The time when we have the greatest illusions and delusions concerning the success of our businesses is when we are the most successful.
I remember when I was a money manager, I would always talk to people about the time to be most careful of your investments was during the time they had the most money. The same is true in business when things are the busiest.
Here's what one writer recently said concerning the booming southwest Florida area:
"A customer should expect good service. The problem is that our local economy is too big to fail. There is so much business that customers are ignored."
They are so busy and there is so much demand that they are failing to serve the customer. Isn't this a good problem to have? No it's not. Here's why:
Probably the major reason is the habits it produces. I tried to get a company to slightly increase its workforce one time because it was booming in business. The problem was they had a mathematical formula they applied to payroll versus gross sales etc. What it did was measure the past rather than the present. So in times when overall business was slower, the measurements would come in and the call would be made to cut back hours.
What always resulted was there would be an overlap period of time where business would increase tremendously and their response was from three weeks to a month behind the time when new employees or increased hours were needed to meet the needs. The result was furious customers walking out with literally losses of thousands of dollars each (it was a big box home improvement store). They never got it.
This happened once every quarter. So between two to three months out of the year they were understaffed and losing hundreds of thousands of dollars as a result. This was only at one store of hundreds, with each one operating in the same manner.
The other problem was that in these times workers learned all sorts of habits and survival strategies to do the least for a customer so that they could help the most numbers of customers. They actually cared about the customer and did the best they could to help them.
Guess what happened in the long-term?

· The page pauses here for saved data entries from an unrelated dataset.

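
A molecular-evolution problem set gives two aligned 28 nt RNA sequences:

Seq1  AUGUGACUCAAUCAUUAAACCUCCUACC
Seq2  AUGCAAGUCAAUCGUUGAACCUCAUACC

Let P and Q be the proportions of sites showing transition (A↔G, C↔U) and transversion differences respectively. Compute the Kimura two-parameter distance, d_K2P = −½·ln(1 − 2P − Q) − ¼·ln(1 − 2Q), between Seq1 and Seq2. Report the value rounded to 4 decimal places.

0.2595

The sequences differ at positions 4 (U/C, transition), 5 (G/A, transition), 7 (C/G, transversion), 14 (A/G, transition), 17 (A/G, transition), 24 (C/A, transversion).
Of the 6 differences, 4 transitions and 2 transversions over 28 sites: P = 4/28 = 0.142857, Q = 2/28 = 0.071429.
d = −0.5·ln(0.642857) − 0.25·ln(0.857142) = −0.5·(-0.441833) − 0.25·(-0.154152) = 0.2595.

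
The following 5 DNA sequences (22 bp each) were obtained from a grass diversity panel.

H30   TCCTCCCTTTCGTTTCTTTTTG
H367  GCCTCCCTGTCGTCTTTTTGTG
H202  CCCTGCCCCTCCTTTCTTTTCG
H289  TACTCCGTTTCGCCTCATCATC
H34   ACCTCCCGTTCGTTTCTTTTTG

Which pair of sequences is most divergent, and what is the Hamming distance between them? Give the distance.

Pairwise Hamming distances:
  H30 vs H367: 5
  H30 vs H202: 6
  H30 vs H289: 8
  H30 vs H34: 2
  H367 vs H202: 9
  H367 vs H289: 10
  H367 vs H34: 6
  H202 vs H289: 14
  H202 vs H34: 6
  H289 vs H34: 10
The largest is 14, between H202 and H289.

14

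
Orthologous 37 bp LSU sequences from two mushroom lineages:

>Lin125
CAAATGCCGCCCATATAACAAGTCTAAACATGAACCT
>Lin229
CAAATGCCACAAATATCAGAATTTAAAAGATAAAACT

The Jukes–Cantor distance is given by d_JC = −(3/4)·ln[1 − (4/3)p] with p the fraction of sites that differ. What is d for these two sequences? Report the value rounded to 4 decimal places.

0.3786

Differing sites — 9:G/A; 11:C/A; 12:C/A; 17:A/C; 19:C/G; 22:G/T; 24:C/T; 25:T/A; 29:C/G; 32:G/A; 35:C/A.
p = 11/37 = 0.297297.
d = −0.75 · ln(1 − (4/3)·0.297297) = −0.75 · ln(0.603604) = −0.75 · (-0.504837) = 0.3786.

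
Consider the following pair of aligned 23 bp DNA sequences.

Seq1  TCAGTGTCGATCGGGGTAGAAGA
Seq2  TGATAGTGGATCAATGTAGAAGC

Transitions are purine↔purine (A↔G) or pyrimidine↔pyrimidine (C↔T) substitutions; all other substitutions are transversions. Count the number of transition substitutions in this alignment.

2

Differing sites — 2:C/G (Tv); 4:G/T (Tv); 5:T/A (Tv); 8:C/G (Tv); 13:G/A (Ti); 14:G/A (Ti); 15:G/T (Tv); 23:A/C (Tv).
Of the 8 differences, 2 transitions and 6 transversions, so the answer is 2.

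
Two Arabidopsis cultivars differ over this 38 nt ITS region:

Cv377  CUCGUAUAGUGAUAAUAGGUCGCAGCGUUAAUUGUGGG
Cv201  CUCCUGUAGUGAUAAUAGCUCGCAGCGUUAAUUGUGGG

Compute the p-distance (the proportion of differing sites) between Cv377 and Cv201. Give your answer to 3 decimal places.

0.079

Mismatches occur at site 4 (G↔C), site 6 (A↔G), site 19 (G↔C).
There are 3 differences over 38 sites, so p = 3/38 = 0.079.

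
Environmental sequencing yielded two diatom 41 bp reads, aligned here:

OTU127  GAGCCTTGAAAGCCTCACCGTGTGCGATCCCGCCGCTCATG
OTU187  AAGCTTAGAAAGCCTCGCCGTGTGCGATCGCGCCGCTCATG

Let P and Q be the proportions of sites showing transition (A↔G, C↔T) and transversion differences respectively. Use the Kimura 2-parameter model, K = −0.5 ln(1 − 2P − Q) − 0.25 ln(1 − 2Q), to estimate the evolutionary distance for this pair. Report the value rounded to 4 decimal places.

0.1342

Mismatches occur at site 1 (G→A, transition), site 5 (C→T, transition), site 7 (T→A, transversion), site 17 (A→G, transition), site 30 (C→G, transversion).
Of the 5 differences, 3 transitions and 2 transversions over 41 sites: P = 3/41 = 0.073171, Q = 2/41 = 0.048780.
d = −0.5·ln(0.804878) − 0.25·ln(0.902440) = −0.5·(-0.217065) − 0.25·(-0.102653) = 0.1342.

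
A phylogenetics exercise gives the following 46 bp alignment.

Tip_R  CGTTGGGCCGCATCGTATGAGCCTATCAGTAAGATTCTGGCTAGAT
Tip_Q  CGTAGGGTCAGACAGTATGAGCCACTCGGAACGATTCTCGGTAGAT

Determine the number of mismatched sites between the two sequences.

13

Mismatches occur at site 4 (T/A), site 8 (C/T), site 10 (G/A), site 11 (C/G), site 13 (T/C), site 14 (C/A), site 24 (T/A), site 25 (A/C), site 28 (A/G), site 30 (T/A), site 32 (A/C), site 39 (G/C), site 41 (C/G).
That gives 13 mismatches out of 46 aligned sites, so the Hamming distance is 13.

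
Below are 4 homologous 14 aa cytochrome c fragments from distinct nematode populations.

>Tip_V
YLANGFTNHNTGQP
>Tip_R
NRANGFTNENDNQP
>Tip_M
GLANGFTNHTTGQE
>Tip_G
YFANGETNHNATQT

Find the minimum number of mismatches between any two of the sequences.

Pairwise Hamming distances:
  Tip_V vs Tip_R: 5
  Tip_V vs Tip_M: 3
  Tip_V vs Tip_G: 5
  Tip_R vs Tip_M: 7
  Tip_R vs Tip_G: 7
  Tip_M vs Tip_G: 7
The smallest is 3, between Tip_V and Tip_M.

3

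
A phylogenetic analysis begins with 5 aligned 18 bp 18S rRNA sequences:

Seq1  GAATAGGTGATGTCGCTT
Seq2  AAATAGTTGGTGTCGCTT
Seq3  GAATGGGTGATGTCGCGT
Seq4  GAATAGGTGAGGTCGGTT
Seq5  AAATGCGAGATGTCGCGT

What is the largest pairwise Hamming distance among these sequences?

7

Pairwise Hamming distances:
  Seq1 vs Seq2: 3
  Seq1 vs Seq3: 2
  Seq1 vs Seq4: 2
  Seq1 vs Seq5: 5
  Seq2 vs Seq3: 5
  Seq2 vs Seq4: 5
  Seq2 vs Seq5: 6
  Seq3 vs Seq4: 4
  Seq3 vs Seq5: 3
  Seq4 vs Seq5: 7
The largest is 7, between Seq4 and Seq5.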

The same habits they developed to survive the onslaught of customers, were the same habits they kept when hours and employees were added. The level of service offered as a whole dropped tremendously at the huge stores and has been stuck in the same cycle over and over again for years. Their stock price has been showing the results.
A company and management needs to be prepared for success and have a plan in place for busy times. You don't know how many senior managers told me that the customers will just need to learn to wait. That's almost a word for word quote. We all know that a company can't completely be staffed for every contingency, but to understaff and take the good times as a license to underserve customers is a reverse training strategy that will slowly erode your company through loss of great workers along with great customers. The result will be no longer be called success.